基于自适应注意力与嵌套感受野改进DeepLabV3+方法

doi:10.11772/j.issn.1001-9081.2025050595

《计算机应用》唯一官方网站 ›› 2026, Vol. 46 ›› Issue (5): 1408-1415.DOI: 10.11772/j.issn.1001-9081.2025050595

• 人工智能 • 上一篇

基于自适应注意力与嵌套感受野改进DeepLabV3+方法

邢长征, 郑鑫(), 贾迪, 梁浚锋

辽宁工程技术大学电子与信息工程学院，辽宁葫芦岛 125105

收稿日期:2025-06-03 修回日期:2025-08-29 接受日期:2025-09-09 发布日期:2025-09-15 出版日期:2026-05-10
通讯作者: 郑鑫
作者简介:邢长征（1967—），男，辽宁阜新人，教授，博士，CCF会员，主要研究方向：人工智能、信息处理
贾迪（1982—），男，河北邢台人，教授，博士，主要研究方向：立体匹配与三维重建、摄影测量、视觉空间定位、视觉机械臂作业
梁浚锋（2000—），男，河南焦作人，硕士研究生，主要研究方向：数据挖掘、强化学习。
基金资助:
国家重点研发计划项目(2018YFB402900);辽宁省教育厅重点项目(LJ212410147003)

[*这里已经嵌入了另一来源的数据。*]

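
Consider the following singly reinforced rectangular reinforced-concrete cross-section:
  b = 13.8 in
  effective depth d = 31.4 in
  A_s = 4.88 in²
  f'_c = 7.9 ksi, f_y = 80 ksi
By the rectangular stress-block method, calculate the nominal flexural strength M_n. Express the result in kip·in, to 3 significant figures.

M_n ≈ 11400 kip·in

T = A_s f_y = 4.88 × 80 = 390.4 kips.
a = T/(0.85 f'_c b) = 390.4/(0.85 × 7.9 × 13.8) = 4.213 in.
M_n = T(d − a/2) = 390.4 × (31.4 − 2.1065) = 11436.2 kip·in.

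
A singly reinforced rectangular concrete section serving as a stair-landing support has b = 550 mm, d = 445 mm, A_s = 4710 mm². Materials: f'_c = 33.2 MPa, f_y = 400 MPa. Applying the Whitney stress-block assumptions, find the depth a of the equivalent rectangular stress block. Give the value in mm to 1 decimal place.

T = A_s f_y = 4710 × 400 = 1884000 N = 1884 kN.
Setting C = 0.85 f'_c a b equal to T: a = 1884000/(0.85 × 33.2 × 550) = 121.4 mm.

a ≈ 121.4 mm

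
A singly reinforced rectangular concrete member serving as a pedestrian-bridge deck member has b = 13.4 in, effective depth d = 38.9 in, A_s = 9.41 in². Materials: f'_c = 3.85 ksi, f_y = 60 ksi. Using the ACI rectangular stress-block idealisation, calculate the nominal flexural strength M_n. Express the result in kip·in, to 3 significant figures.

T = A_s f_y = 9.41 × 60 = 564.6 kips.
a = T/(0.85 f'_c b) = 564.6/(0.85 × 3.85 × 13.4) = 12.875 in.
M_n = T(d − a/2) = 564.6 × (38.9 − 6.4375) = 18328.3 kip·in.

M_n ≈ 18300 kip·in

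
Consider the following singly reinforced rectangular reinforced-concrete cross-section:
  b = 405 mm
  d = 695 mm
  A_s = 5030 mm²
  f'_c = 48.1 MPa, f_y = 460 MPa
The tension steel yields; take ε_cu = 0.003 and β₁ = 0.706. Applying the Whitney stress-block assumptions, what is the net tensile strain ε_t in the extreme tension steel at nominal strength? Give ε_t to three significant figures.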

Improved DeepLabV3+ method based on adaptive attention and nested receptive field

Changzheng XING, Xin ZHENG(), Di JIA, Junfeng LIANG

School of Electronics and Information Engineering，Liaoning Technical University，Huludao Liaoning 125105，China

Received:2025-06-03 Revised:2025-08-29 Accepted:2025-09-09 Online:2025-09-15 Published:2026-05-10
Contact: Xin ZHENG
About author:XING Changzheng， born in 1967， Ph. D.，professor. His research interests include artificial intelligence， information processing.
JIA Di， born in 1982， Ph. D.， professor. His research interests include stereo matching and 3D reconstruction， photogrammetry， visual spatial positioning， visual robotic arm operations.
First author contact:LIANG Jungfeng， born in 2000， M. S. candidate. His research interests include data mining，reinforcement learning.
Supported by:
National Key Research and Development Program of China(2018YFB402900);Key Project of Educational Department of Liaoning Province(LJ212410147003)

摘要/Abstract

摘要：

针对DeepLabV3+模型因使用不同膨胀率空洞卷积导致复杂度高及部分类别分割精度低的问题，提出一种融合进化式嵌套感受野（ENRF）模块与自适应类别通道注意力（ACCA）机制的改进方法。该方法将原有空洞空间卷积池化金字塔（ASPP）模块替换为ENRF模块，并在融合特征中引入ACCA机制，实现了感受野的连续拓展与更精细化的特征表达，同时降低了参数量和计算开销，提升了模型的轻量化水平。首先，ACCA机制通过融合通道自适应注意力与类别自适应2种注意力机制，挖掘通道间和类别间的特征依赖关系，提升特征图中关键信息的表达能力；其次，ENRF模块引入不同大小和不同膨胀率的卷积核，构建了一种基于嵌套感受野演化的网络结构，以扩大特征图的感受野，捕捉多尺度的上下文信息及细粒度的边缘特征。与全卷积网络（FCN8s）、金字塔场景解析网络（PSPNet）、统一感知解析网络（UPerNet）、双向分割网络（BiSeNet V2）、深度特征聚合网络（DFANet）以及原始DeepLabV3+在浮点运算次数（FLOPs）、参数量、均值交并比（mIoU）、推理速度和内存占用5个指标上进行对比实验的结果表明，改进后的DeepLabV3+方法在减少参数量和FLOPs的同时，也提高了推理速度并改善了图像分割性能。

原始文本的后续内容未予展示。